What are antibodies and antigens?

In the medicine industry, antibodies and antigens are often associated with illness and disease where it is said that they play a vital role in deciphering the type, cause, or treatment of the illness or disease. Antigens can make an individual unwell while antibodies are the substances that are used or produced by the body to defend itself from antigens.

To further elaborate, an antigen or immunogen is a molecule or substance that can stimulate an immune system response. They are usually bacteria or viruses and other substances from outside the body that can threaten the individual’s health. Each antigen has distinct surface features recognized by the immune system. The SARS-CoV-2 has several known antigens which are visible protrusions on its surface.

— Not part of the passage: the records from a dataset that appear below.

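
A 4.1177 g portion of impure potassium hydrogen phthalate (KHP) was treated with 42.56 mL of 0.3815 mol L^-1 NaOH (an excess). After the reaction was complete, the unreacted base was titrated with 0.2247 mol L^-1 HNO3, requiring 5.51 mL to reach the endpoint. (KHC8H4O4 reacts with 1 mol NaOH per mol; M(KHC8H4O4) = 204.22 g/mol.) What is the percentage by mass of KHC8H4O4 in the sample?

Total n(NaOH) added = 0.3815 x 0.04256 = 0.01624 mol.
n(HNO3) used = 0.2247 x 0.005510 = 0.001238 mol, which equals the excess n(NaOH).
So n(NaOH) consumed by the sample = 0.01624 - 0.001238 = 0.01500 mol.
n(KHC8H4O4) = 0.01500 / 1 = 0.01500 mol.
mass KHC8H4O4 = 0.01500 x 204.22 = 3.063 g, so %KHC8H4O4 = 3.063/4.1177 x 100 = 74.4%.

74.4%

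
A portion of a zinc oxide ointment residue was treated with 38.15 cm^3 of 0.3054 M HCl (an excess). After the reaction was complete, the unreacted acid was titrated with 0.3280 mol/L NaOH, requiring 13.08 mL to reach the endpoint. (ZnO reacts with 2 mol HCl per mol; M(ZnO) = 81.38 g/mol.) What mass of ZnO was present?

Total n(HCl) added = 0.3054 x 0.03815 = 0.01165 mol.
n(NaOH) used = 0.3280 x 0.01308 = 0.004290 mol, which equals the excess n(HCl).
So n(HCl) consumed by the sample = 0.01165 - 0.004290 = 0.007361 mol.
n(ZnO) = 0.007361 / 2 = 0.003680 mol.
mass = 0.003680 mol x 81.38 g/mol = 0.300 g.

0.300 g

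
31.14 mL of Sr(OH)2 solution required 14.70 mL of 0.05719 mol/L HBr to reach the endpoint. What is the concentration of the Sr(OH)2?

n(HBr) delivered = 0.05719 x 0.01470 = 0.0008407 mol.
The reaction is 1 Sr(OH)2 + 2 HBr, so n(Sr(OH)2) = 0.0008407 x 1/2 = 0.0004203 mol.
[Sr(OH)2] = 0.0004203 mol / 0.03114 L = 0.0135 M.

0.0135 M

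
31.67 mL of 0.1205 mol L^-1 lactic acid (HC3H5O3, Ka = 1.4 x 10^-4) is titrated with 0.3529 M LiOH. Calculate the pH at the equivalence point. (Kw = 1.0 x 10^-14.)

8.40

n(HC3H5O3) = 0.1205 x 0.03167 = 0.003816 mol; V(LiOH) at equivalence = 0.003816/0.3529 = 0.01081 L.
At equivalence all the acid is converted to C3H5O3-; total volume = 0.03167 + 0.01081 = 0.04248 L, so [C3H5O3-] = 0.003816/0.04248 = 0.08983 M.
Kb = Kw/Ka = 1.0e-14 / 1.4 x 10^-4 = 7.14e-11.
[OH^-] = sqrt(Kb x [C3H5O3-]) = sqrt(7.14e-11 x 0.08983) = 2.53e-6 M.
pOH = 5.60, so pH = 14.00 - 5.60 = 8.40.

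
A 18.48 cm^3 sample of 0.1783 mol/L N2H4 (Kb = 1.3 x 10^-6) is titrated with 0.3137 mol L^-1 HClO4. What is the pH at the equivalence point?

4.53

n(N2H4) = 0.1783 x 0.01848 = 0.003295 mol; V(HClO4) at equivalence = 0.003295/0.3137 = 0.01050 L.
At equivalence the base is fully converted to N2H5+; total volume = 0.02898 L, so [N2H5+] = 0.003295/0.02898 = 0.1137 M.
Ka(N2H5+) = Kw/Kb = 1.0e-14 / 1.3 x 10^-6 = 7.69e-9.
[H^+] = sqrt(Ka x [N2H5+]) = sqrt(7.69e-9 x 0.1137) = 2.96e-5 M.
pH = -log(2.96e-5) = 4.53.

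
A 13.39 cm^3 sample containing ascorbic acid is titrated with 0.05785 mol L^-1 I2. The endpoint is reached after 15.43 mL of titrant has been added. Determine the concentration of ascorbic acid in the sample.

n(I2) = 0.05785 x 0.01543 = 0.0008926 mol.
From the balanced equation, 1 mol I2 reacts with 1 mol ascorbic acid, so n(ascorbic acid) = 0.0008926 x 1/1 = 0.0008926 mol.
[ascorbic acid] = 0.0008926 / 0.01339 L = 0.0667 M.

0.0667 M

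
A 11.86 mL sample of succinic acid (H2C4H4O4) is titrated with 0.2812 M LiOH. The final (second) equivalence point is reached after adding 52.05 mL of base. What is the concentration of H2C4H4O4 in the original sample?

n(LiOH) = 0.2812 x 0.05205 = 0.01464 mol.
At the final (second) equivalence point, 2 mol OH^- react per mol H2C4H4O4, so n(H2C4H4O4) = 0.01464 / 2 = 0.007318 mol.
[H2C4H4O4] = 0.007318 / 0.01186 L = 0.617 M.

0.617 M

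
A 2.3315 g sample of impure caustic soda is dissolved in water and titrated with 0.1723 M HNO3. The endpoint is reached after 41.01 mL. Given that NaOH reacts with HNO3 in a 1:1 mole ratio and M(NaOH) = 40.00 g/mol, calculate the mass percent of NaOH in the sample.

n(HNO3) = 0.1723 x 0.04101 = 0.007066 mol.
n(NaOH) = 0.007066 / 1 = 0.007066 mol.
mass of NaOH = 0.007066 x 40.00 = 0.2826 g.
% purity = 0.2826 / 2.3315 x 100 = 12.1%.

12.1%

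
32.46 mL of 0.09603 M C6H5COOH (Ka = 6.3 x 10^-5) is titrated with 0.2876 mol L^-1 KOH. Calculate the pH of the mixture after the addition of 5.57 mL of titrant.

4.22

Initial n(C6H5COOH) = 0.09603 x 0.03246 = 0.003117 mol.
n(KOH) added = 0.2876 x 0.005570 = 0.001602 mol, converting that many moles of C6H5COOH to C6H5COO-.
Remaining n(C6H5COOH) = 0.001515 mol; n(C6H5COO-) = 0.001602 mol.
By Henderson-Hasselbalch, pH = pKa + log([A^-]/[HA]) = 4.20 + log(0.001602/0.001515) = 4.20 + (+0.02) = 4.22.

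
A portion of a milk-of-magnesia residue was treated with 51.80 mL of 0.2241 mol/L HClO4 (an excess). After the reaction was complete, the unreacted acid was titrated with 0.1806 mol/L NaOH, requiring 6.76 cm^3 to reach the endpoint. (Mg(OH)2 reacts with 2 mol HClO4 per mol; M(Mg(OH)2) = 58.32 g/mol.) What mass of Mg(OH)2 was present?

0.303 g

Total n(HClO4) added = 0.2241 x 0.05180 = 0.01161 mol.
n(NaOH) used = 0.1806 x 0.006760 = 0.001221 mol, which equals the excess n(HClO4).
So n(HClO4) consumed by the sample = 0.01161 - 0.001221 = 0.01039 mol.
n(Mg(OH)2) = 0.01039 / 2 = 0.005194 mol.
mass = 0.005194 mol x 58.32 g/mol = 0.303 g.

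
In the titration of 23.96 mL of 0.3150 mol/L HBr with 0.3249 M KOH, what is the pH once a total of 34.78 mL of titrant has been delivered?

12.81

n(acid) = 0.3150 x 0.02396 = 0.007547 mol; n(KOH) added = 0.3249 x 0.03478 = 0.01130 mol.
Base is in excess by 0.01130 - 0.007547 = 0.003753 mol in a total volume of 0.05874 L.
[OH^-] = 0.003753/0.05874 = 0.06389 M, so pOH = 1.19 and pH = 14.00 - 1.19 = 12.81.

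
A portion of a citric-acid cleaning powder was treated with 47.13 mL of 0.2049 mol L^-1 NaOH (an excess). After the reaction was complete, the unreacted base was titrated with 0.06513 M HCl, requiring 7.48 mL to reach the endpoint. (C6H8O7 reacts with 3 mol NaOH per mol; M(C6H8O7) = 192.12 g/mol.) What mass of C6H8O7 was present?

Total n(NaOH) added = 0.2049 x 0.04713 = 0.009657 mol.
n(HCl) used = 0.06513 x 0.007480 = 0.0004872 mol, which equals the excess n(NaOH).
So n(NaOH) consumed by the sample = 0.009657 - 0.0004872 = 0.009170 mol.
n(C6H8O7) = 0.009170 / 3 = 0.003057 mol.
mass = 0.003057 mol x 192.12 g/mol = 0.587 g.

0.587 g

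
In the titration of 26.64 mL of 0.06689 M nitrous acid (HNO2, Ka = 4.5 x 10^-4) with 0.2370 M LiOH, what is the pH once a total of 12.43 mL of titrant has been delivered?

n(acid) = 0.06689 x 0.02664 = 0.001782 mol; n(LiOH) added = 0.2370 x 0.01243 = 0.002946 mol.
Base is in excess by 0.002946 - 0.001782 = 0.001164 mol in a total volume of 0.03907 L.
[OH^-] = 0.001164/0.03907 = 0.02979 M, so pOH = 1.53 and pH = 14.00 - 1.53 = 12.47.

12.47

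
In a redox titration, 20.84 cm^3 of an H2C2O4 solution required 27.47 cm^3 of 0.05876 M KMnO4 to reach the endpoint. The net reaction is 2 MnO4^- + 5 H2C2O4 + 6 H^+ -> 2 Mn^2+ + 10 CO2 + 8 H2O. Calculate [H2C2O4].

n(KMnO4) = 0.05876 x 0.02747 = 0.001614 mol.
From the balanced equation, 2 mol KMnO4 reacts with 5 mol H2C2O4, so n(H2C2O4) = 0.001614 x 5/2 = 0.004035 mol.
[H2C2O4] = 0.004035 / 0.02084 L = 0.194 M.

0.194 M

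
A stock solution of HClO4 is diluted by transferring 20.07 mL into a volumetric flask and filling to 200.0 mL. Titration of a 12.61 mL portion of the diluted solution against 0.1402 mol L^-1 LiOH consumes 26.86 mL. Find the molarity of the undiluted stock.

n(LiOH) = 0.1402 x 0.02686 = 0.003766 mol.
n(HClO4) in the aliquot = 0.003766 mol.
[diluted HClO4] = 0.003766 / 0.01261 = 0.2986 M.
Dilution factor = 200.0/20.07 = 9.965, so [stock] = 0.2986 x 9.965 = 2.98 M.

2.98 M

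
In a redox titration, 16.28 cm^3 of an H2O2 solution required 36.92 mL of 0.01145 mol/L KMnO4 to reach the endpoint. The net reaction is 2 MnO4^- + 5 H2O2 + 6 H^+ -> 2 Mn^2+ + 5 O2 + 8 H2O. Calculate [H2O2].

n(KMnO4) = 0.01145 x 0.03692 = 0.0004227 mol.
From the balanced equation, 2 mol KMnO4 reacts with 5 mol H2O2, so n(H2O2) = 0.0004227 x 5/2 = 0.001057 mol.
[H2O2] = 0.001057 / 0.01628 L = 0.0649 M.

0.0649 M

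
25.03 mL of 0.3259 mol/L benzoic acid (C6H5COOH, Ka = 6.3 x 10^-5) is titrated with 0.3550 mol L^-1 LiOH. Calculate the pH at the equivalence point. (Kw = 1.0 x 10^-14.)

n(C6H5COOH) = 0.3259 x 0.02503 = 0.008157 mol; V(LiOH) at equivalence = 0.008157/0.3550 = 0.02298 L.
At equivalence all the acid is converted to C6H5COO-; total volume = 0.02503 + 0.02298 = 0.04801 L, so [C6H5COO-] = 0.008157/0.04801 = 0.1699 M.
Kb = Kw/Ka = 1.0e-14 / 6.3 x 10^-5 = 1.59e-10.
[OH^-] = sqrt(Kb x [C6H5COO-]) = sqrt(1.59e-10 x 0.1699) = 5.19e-6 M.
pOH = 5.28, so pH = 14.00 - 5.28 = 8.72.

8.72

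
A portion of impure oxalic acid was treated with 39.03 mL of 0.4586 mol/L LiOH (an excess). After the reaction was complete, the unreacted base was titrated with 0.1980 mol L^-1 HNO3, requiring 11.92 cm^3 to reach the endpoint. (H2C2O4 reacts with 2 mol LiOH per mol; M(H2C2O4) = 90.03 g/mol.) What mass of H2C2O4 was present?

Total n(LiOH) added = 0.4586 x 0.03903 = 0.01790 mol.
n(HNO3) used = 0.1980 x 0.01192 = 0.002360 mol, which equals the excess n(LiOH).
So n(LiOH) consumed by the sample = 0.01790 - 0.002360 = 0.01554 mol.
n(H2C2O4) = 0.01554 / 2 = 0.007769 mol.
mass = 0.007769 mol x 90.03 g/mol = 0.699 g.

0.699 g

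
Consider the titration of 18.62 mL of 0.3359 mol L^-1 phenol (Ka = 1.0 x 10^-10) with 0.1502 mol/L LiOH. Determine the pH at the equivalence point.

11.51

n(C6H5OH) = 0.3359 x 0.01862 = 0.006254 mol; V(LiOH) at equivalence = 0.006254/0.1502 = 0.04164 L.
At equivalence all the acid is converted to C6H5O-; total volume = 0.01862 + 0.04164 = 0.06026 L, so [C6H5O-] = 0.006254/0.06026 = 0.1038 M.
Kb = Kw/Ka = 1.0e-14 / 1.0 x 10^-10 = 0.000100.
[OH^-] = sqrt(Kb x [C6H5O-]) = sqrt(0.000100 x 0.1038) = 0.00322 M.
pOH = 2.49, so pH = 14.00 - 2.49 = 11.51.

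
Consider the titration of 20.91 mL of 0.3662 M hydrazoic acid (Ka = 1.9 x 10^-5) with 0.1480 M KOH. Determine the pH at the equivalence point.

8.87

n(HN3) = 0.3662 x 0.02091 = 0.007657 mol; V(KOH) at equivalence = 0.007657/0.1480 = 0.05174 L.
At equivalence all the acid is converted to N3-; total volume = 0.02091 + 0.05174 = 0.07265 L, so [N3-] = 0.007657/0.07265 = 0.1054 M.
Kb = Kw/Ka = 1.0e-14 / 1.9 x 10^-5 = 5.26e-10.
[OH^-] = sqrt(Kb x [N3-]) = sqrt(5.26e-10 x 0.1054) = 7.45e-6 M.
pOH = 5.13, so pH = 14.00 - 5.13 = 8.87.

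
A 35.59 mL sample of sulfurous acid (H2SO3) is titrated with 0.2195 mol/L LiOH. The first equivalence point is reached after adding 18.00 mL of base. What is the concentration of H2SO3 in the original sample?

n(LiOH) = 0.2195 x 0.01800 = 0.003951 mol.
At the first equivalence point, 1 mol OH^- react per mol H2SO3, so n(H2SO3) = 0.003951 / 1 = 0.003951 mol.
[H2SO3] = 0.003951 / 0.03559 L = 0.111 M.

0.111 M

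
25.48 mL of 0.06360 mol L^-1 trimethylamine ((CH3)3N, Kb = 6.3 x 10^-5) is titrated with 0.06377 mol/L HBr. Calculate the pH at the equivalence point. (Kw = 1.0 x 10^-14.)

5.65

n((CH3)3N) = 0.06360 x 0.02548 = 0.001621 mol; V(HBr) at equivalence = 0.001621/0.06377 = 0.02541 L.
At equivalence the base is fully converted to (CH3)3NH+; total volume = 0.05089 L, so [(CH3)3NH+] = 0.001621/0.05089 = 0.03184 M.
Ka((CH3)3NH+) = Kw/Kb = 1.0e-14 / 6.3 x 10^-5 = 1.59e-10.
[H^+] = sqrt(Ka x [(CH3)3NH+]) = sqrt(1.59e-10 x 0.03184) = 2.25e-6 M.
pH = -log(2.25e-6) = 5.65.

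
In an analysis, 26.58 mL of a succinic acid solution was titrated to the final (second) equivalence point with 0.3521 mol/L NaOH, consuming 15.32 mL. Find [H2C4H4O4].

n(NaOH) = 0.3521 x 0.01532 = 0.005394 mol.
At the final (second) equivalence point, 2 mol OH^- react per mol H2C4H4O4, so n(H2C4H4O4) = 0.005394 / 2 = 0.002697 mol.
[H2C4H4O4] = 0.002697 / 0.02658 L = 0.101 M.

0.101 M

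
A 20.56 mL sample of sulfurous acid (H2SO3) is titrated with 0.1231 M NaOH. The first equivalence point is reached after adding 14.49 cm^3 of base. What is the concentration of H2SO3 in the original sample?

n(NaOH) = 0.1231 x 0.01449 = 0.001784 mol.
At the first equivalence point, 1 mol OH^- react per mol H2SO3, so n(H2SO3) = 0.001784 / 1 = 0.001784 mol.
[H2SO3] = 0.001784 / 0.02056 L = 0.0868 M.

0.0868 M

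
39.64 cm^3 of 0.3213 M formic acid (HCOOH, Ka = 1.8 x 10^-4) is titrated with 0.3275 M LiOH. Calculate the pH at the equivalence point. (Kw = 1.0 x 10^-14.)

8.48

n(HCOOH) = 0.3213 x 0.03964 = 0.01274 mol; V(LiOH) at equivalence = 0.01274/0.3275 = 0.03889 L.
At equivalence all the acid is converted to HCOO-; total volume = 0.03964 + 0.03889 = 0.07853 L, so [HCOO-] = 0.01274/0.07853 = 0.1622 M.
Kb = Kw/Ka = 1.0e-14 / 1.8 x 10^-4 = 5.56e-11.
[OH^-] = sqrt(Kb x [HCOO-]) = sqrt(5.56e-11 x 0.1622) = 3.00e-6 M.
pOH = 5.52, so pH = 14.00 - 5.52 = 8.48.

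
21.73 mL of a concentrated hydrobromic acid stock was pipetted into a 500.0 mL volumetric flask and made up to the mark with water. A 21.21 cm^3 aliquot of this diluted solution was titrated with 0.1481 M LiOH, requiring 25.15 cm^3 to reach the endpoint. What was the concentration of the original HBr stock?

4.04 M

n(LiOH) = 0.1481 x 0.02515 = 0.003725 mol.
n(HBr) in the aliquot = 0.003725 mol.
[diluted HBr] = 0.003725 / 0.02121 = 0.1756 M.
Dilution factor = 500.0/21.73 = 23.01, so [stock] = 0.1756 x 23.01 = 4.04 M.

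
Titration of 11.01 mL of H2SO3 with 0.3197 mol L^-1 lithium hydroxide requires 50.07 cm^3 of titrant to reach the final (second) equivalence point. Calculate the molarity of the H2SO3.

0.727 M

n(LiOH) = 0.3197 x 0.05007 = 0.01601 mol.
At the final (second) equivalence point, 2 mol OH^- react per mol H2SO3, so n(H2SO3) = 0.01601 / 2 = 0.008004 mol.
[H2SO3] = 0.008004 / 0.01101 L = 0.727 M.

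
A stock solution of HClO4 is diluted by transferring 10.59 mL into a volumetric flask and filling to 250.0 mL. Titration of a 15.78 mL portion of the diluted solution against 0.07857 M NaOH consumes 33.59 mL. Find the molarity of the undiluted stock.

n(NaOH) = 0.07857 x 0.03359 = 0.002639 mol.
n(HClO4) in the aliquot = 0.002639 mol.
[diluted HClO4] = 0.002639 / 0.01578 = 0.1672 M.
Dilution factor = 250.0/10.59 = 23.61, so [stock] = 0.1672 x 23.61 = 3.95 M.

3.95 M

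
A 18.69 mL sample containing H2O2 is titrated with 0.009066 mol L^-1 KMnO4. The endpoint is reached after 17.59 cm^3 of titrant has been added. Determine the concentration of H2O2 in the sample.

0.0213 M

n(KMnO4) = 0.009066 x 0.01759 = 0.0001595 mol.
From the balanced equation, 2 mol KMnO4 reacts with 5 mol H2O2, so n(H2O2) = 0.0001595 x 5/2 = 0.0003987 mol.
[H2O2] = 0.0003987 / 0.01869 L = 0.0213 M.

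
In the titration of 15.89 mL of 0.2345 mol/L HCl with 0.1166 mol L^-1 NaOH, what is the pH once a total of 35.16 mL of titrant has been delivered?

n(acid) = 0.2345 x 0.01589 = 0.003726 mol; n(NaOH) added = 0.1166 x 0.03516 = 0.004100 mol.
Base is in excess by 0.004100 - 0.003726 = 0.0003735 mol in a total volume of 0.05105 L.
[OH^-] = 0.0003735/0.05105 = 0.007315 M, so pOH = 2.14 and pH = 14.00 - 2.14 = 11.86.

11.86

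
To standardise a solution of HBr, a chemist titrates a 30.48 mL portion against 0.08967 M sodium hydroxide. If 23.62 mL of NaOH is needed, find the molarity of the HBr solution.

0.0695 M

n(NaOH) delivered = 0.08967 x 0.02362 = 0.002118 mol.
For a 1:1 reaction, n(HBr) = 0.002118 mol.
[HBr] = 0.002118 mol / 0.03048 L = 0.0695 M.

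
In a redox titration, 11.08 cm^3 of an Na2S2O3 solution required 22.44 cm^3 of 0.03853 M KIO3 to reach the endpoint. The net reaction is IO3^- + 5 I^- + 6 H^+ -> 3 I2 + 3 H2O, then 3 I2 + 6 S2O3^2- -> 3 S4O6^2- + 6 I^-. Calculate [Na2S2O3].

n(KIO3) = 0.03853 x 0.02244 = 0.0008646 mol.
From the balanced equation, 1 mol KIO3 reacts with 6 mol Na2S2O3, so n(Na2S2O3) = 0.0008646 x 6/1 = 0.005188 mol.
[Na2S2O3] = 0.005188 / 0.01108 L = 0.468 M.

0.468 M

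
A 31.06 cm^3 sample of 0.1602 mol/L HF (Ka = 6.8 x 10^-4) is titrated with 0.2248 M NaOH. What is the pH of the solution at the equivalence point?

8.07

n(HF) = 0.1602 x 0.03106 = 0.004976 mol; V(NaOH) at equivalence = 0.004976/0.2248 = 0.02213 L.
At equivalence all the acid is converted to F-; total volume = 0.03106 + 0.02213 = 0.05319 L, so [F-] = 0.004976/0.05319 = 0.09354 M.
Kb = Kw/Ka = 1.0e-14 / 6.8 x 10^-4 = 1.47e-11.
[OH^-] = sqrt(Kb x [F-]) = sqrt(1.47e-11 x 0.09354) = 1.17e-6 M.
pOH = 5.93, so pH = 14.00 - 5.93 = 8.07.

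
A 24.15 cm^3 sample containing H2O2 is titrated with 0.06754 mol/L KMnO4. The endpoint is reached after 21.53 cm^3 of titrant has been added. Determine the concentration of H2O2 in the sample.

0.151 M

n(KMnO4) = 0.06754 x 0.02153 = 0.001454 mol.
From the balanced equation, 2 mol KMnO4 reacts with 5 mol H2O2, so n(H2O2) = 0.001454 x 5/2 = 0.003635 mol.
[H2O2] = 0.003635 / 0.02415 L = 0.151 M.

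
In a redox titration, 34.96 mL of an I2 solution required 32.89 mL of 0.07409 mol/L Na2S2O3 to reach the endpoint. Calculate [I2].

0.0349 M

n(Na2S2O3) = 0.07409 x 0.03289 = 0.002437 mol.
From the balanced equation, 2 mol Na2S2O3 reacts with 1 mol I2, so n(I2) = 0.002437 x 1/2 = 0.001218 mol.
[I2] = 0.001218 / 0.03496 L = 0.0349 M.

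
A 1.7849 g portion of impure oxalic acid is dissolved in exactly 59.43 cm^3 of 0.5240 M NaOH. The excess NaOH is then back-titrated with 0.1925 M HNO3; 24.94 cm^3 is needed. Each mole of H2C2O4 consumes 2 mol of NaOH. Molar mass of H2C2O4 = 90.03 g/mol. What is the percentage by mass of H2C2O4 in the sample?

Total n(NaOH) added = 0.5240 x 0.05943 = 0.03114 mol.
n(HNO3) used = 0.1925 x 0.02494 = 0.004801 mol, which equals the excess n(NaOH).
So n(NaOH) consumed by the sample = 0.03114 - 0.004801 = 0.02634 mol.
n(H2C2O4) = 0.02634 / 2 = 0.01317 mol.
mass H2C2O4 = 0.01317 x 90.03 = 1.186 g, so %H2C2O4 = 1.186/1.7849 x 100 = 66.4%.

66.4%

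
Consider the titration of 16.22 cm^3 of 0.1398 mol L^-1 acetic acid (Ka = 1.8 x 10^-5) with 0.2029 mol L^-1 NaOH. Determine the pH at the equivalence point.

8.83

n(CH3COOH) = 0.1398 x 0.01622 = 0.002268 mol; V(NaOH) at equivalence = 0.002268/0.2029 = 0.01118 L.
At equivalence all the acid is converted to CH3COO-; total volume = 0.01622 + 0.01118 = 0.02740 L, so [CH3COO-] = 0.002268/0.02740 = 0.08277 M.
Kb = Kw/Ka = 1.0e-14 / 1.8 x 10^-5 = 5.56e-10.
[OH^-] = sqrt(Kb x [CH3COO-]) = sqrt(5.56e-10 x 0.08277) = 6.78e-6 M.
pOH = 5.17, so pH = 14.00 - 5.17 = 8.83.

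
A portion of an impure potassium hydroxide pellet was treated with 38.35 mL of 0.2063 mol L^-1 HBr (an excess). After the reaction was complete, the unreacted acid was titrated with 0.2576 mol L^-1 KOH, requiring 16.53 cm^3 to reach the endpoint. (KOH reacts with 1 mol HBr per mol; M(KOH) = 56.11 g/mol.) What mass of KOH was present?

Total n(HBr) added = 0.2063 x 0.03835 = 0.007912 mol.
n(KOH) used = 0.2576 x 0.01653 = 0.004258 mol, which equals the excess n(HBr).
So n(HBr) consumed by the sample = 0.007912 - 0.004258 = 0.003653 mol.
n(KOH) = 0.003653 / 1 = 0.003653 mol.
mass = 0.003653 mol x 56.11 g/mol = 0.205 g.

0.205 g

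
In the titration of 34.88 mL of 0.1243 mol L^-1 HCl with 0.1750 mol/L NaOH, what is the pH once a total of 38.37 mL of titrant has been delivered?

12.51

n(acid) = 0.1243 x 0.03488 = 0.004336 mol; n(NaOH) added = 0.1750 x 0.03837 = 0.006715 mol.
Base is in excess by 0.006715 - 0.004336 = 0.002379 mol in a total volume of 0.07325 L.
[OH^-] = 0.002379/0.07325 = 0.03248 M, so pOH = 1.49 and pH = 14.00 - 1.49 = 12.51.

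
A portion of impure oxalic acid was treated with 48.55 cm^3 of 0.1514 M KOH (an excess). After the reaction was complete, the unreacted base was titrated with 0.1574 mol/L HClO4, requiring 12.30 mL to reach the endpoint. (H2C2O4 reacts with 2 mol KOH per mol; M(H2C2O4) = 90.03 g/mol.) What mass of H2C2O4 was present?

Total n(KOH) added = 0.1514 x 0.04855 = 0.007350 mol.
n(HClO4) used = 0.1574 x 0.01230 = 0.001936 mol, which equals the excess n(KOH).
So n(KOH) consumed by the sample = 0.007350 - 0.001936 = 0.005414 mol.
n(H2C2O4) = 0.005414 / 2 = 0.002707 mol.
mass = 0.002707 mol x 90.03 g/mol = 0.244 g.

0.244 g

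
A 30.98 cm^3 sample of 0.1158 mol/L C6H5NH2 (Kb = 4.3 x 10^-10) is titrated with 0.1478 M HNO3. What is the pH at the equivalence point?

2.91

n(C6H5NH2) = 0.1158 x 0.03098 = 0.003587 mol; V(HNO3) at equivalence = 0.003587/0.1478 = 0.02427 L.
At equivalence the base is fully converted to C6H5NH3+; total volume = 0.05525 L, so [C6H5NH3+] = 0.003587/0.05525 = 0.06493 M.
Ka(C6H5NH3+) = Kw/Kb = 1.0e-14 / 4.3 x 10^-10 = 2.33e-5.
[H^+] = sqrt(Ka x [C6H5NH3+]) = sqrt(2.33e-5 x 0.06493) = 0.00123 M.
pH = -log(0.00123) = 2.91.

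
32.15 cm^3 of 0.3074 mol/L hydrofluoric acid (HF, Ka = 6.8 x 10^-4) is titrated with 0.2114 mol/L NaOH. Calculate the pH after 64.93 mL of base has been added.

n(acid) = 0.3074 x 0.03215 = 0.009883 mol; n(NaOH) added = 0.2114 x 0.06493 = 0.01373 mol.
Base is in excess by 0.01373 - 0.009883 = 0.003843 mol in a total volume of 0.09708 L.
[OH^-] = 0.003843/0.09708 = 0.03959 M, so pOH = 1.40 and pH = 14.00 - 1.40 = 12.60.

12.60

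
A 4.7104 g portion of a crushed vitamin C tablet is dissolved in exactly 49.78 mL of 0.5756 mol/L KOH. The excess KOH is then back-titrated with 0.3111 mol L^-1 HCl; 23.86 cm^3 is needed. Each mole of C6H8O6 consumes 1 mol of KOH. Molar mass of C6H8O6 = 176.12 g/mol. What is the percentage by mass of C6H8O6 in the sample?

Total n(KOH) added = 0.5756 x 0.04978 = 0.02865 mol.
n(HCl) used = 0.3111 x 0.02386 = 0.007423 mol, which equals the excess n(KOH).
So n(KOH) consumed by the sample = 0.02865 - 0.007423 = 0.02123 mol.
n(C6H8O6) = 0.02123 / 1 = 0.02123 mol.
mass C6H8O6 = 0.02123 x 176.12 = 3.739 g, so %C6H8O6 = 3.739/4.7104 x 100 = 79.4%.

79.4%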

On the other hand, antibodies, also called immunoglobulins, are Y-shaped proteins made by B cells (a form of white blood cell) of the immune system in response to exposure to antigens. When an individual is infected with SARS-CoV-2, the body will produce antibodies that will bind specifically to the spike proteins and other antigens to eliminate the virus.

The binding can be harnessed and be used to develop antibody and antigen-based diagnostic tests.

What is an antigen test?

An antigen test can determine whether an individual is currently infected with a pathogen, such as the SARS-CoV-2 virus. Once the infection is gone, so will the antigen. This test is done by collecting a sample using a nasal or throat swab.

Unlike the PCR test that detects the virus’s genetic material, antigen tests detect proteins, such as the spike proteins found on the surface of the virus. Also, developing this kind of test takes longer than molecular and antibody tests as suitable antibodies for use in the assays must be identified and produced first.

The accuracy of the results might also be a problem with antigen tests as it has a lower sensitivity than PCR tests. However, they are cheaper to produce and provide rapid results in an hour or less. They are also more amenable to point-of-care use making them suitable for testing in various communities and even in remote places.

What is an antibody test?

Contrary to other tests for coronavirus that can tell if an individual is currently infected with the virus, an antigen test reveals the opposite. It can tell if a person has previously been exposed to the virus in the past by detecting antibodies in their blood or serum.

Antibody testing is done by a laboratory-based test such as enzyme-linked immunosorbent assay (ELISA), chemiluminescent immunoassay (CIA), or a point-of-care based on lateral flow technology.

As it can tell whether a person has already been infected with the virus, the test can give a more detailed representation of the COVID-19 pandemic situation. It can also help estimate how many people have already been infected with COVID-19 and therefore, is beneficial in assessing herd immunity.